Hawk-nosed and white-haired at 67, Kovach speaks with a Southern accent that betrays East Tennessee hill country, but the accent is somewhat misleading: In fact, he's the son of Albanian immigrants who settled in Morristown, Tenn. in the 1920s after his father, John, won the lease to the town's Busy Bee Cafe in a poker game. Albanian culture is, according to ethnic stereotype, argumentative and prone to nurse grudges; in Kovach's case, reality fully conforms to the image. Lynne Kovach recalls that in the early years of their marriage, Bill's fights with his brother Joe would sometimes get so violent she was afraid they would kill each other. After his father died when he was 13, Kovach grew up on the streets "as what you'd call a juvenile delinquent, except for a few teachers in school who kept me in line," he says. He joined the Navy in 1951 straight out of high school and learned to swim and dive during his military service, returning to Johnson City, Tenn. after four years to go to college on the G.I. Bill. His intention was to become a marine biologist, but a summer job at The Johnson City Press Chronicle between college and graduate school changed that forever. After only three weeks, he had discovered, he said, "what I was born to do."

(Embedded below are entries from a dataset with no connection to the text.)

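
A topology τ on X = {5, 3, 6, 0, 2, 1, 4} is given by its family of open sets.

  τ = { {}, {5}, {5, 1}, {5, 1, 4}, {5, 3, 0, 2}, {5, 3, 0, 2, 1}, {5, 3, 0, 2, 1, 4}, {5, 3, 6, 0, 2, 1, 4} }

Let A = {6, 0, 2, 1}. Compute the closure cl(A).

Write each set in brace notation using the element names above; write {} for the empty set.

{3, 6, 0, 2, 1, 4}

complement {5, 3, 4}; its interior {5}; cl(A) = X∖{5} = {3, 6, 0, 2, 1, 4}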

The newsroom culture Kovach encountered in the late `50s and early `60s at that job and, later, at the Nashville Tennessean could not be more different from newsrooms today, and goes a long way toward explaining Kovach's world view. In those years, the Tennessean was a rare example of a Southern newspaper that actually sent reporters to cover civil rights marches. (The much richer and bigger Atlanta Constitution, in contrast, didn't--it earned its liberal reputation solely on the basis of Ralph McGill's editorial columns.) At the Tennessean, there was a sense in the air that politics mattered on some visceral level, that journalists had a front-row seat at one of the great moral dramas of the century. When Kovach's friend and future New York Times colleague Wendell L. Rawls joined the Tennessean in 1967, Kovach was already the paper's top political reporter and owned a coveted piece of real estate in the back row of newsroom desks.
With the exception of David Halberstam, a Harvard graduate who had come South to learn the journalism trade, the staff was made up mostly of Southern boys from lower-middle-class backgrounds who saw their mission in life as (a) changing the world and (b) beating The Nashville Banner by any means possible, even if it meant trying to distract the competition by calling them with phony news tips. After the last deadline, around 1 a.m., reporters would adjourn to a small room in back, someone would pull out a bottle, and a poker game would start. "People didn't want to leave," Rawls said. "I've seen poker games break up to cover a story, and we didn't even have an edition left--just to be there. The news was everything. The fun was a close second."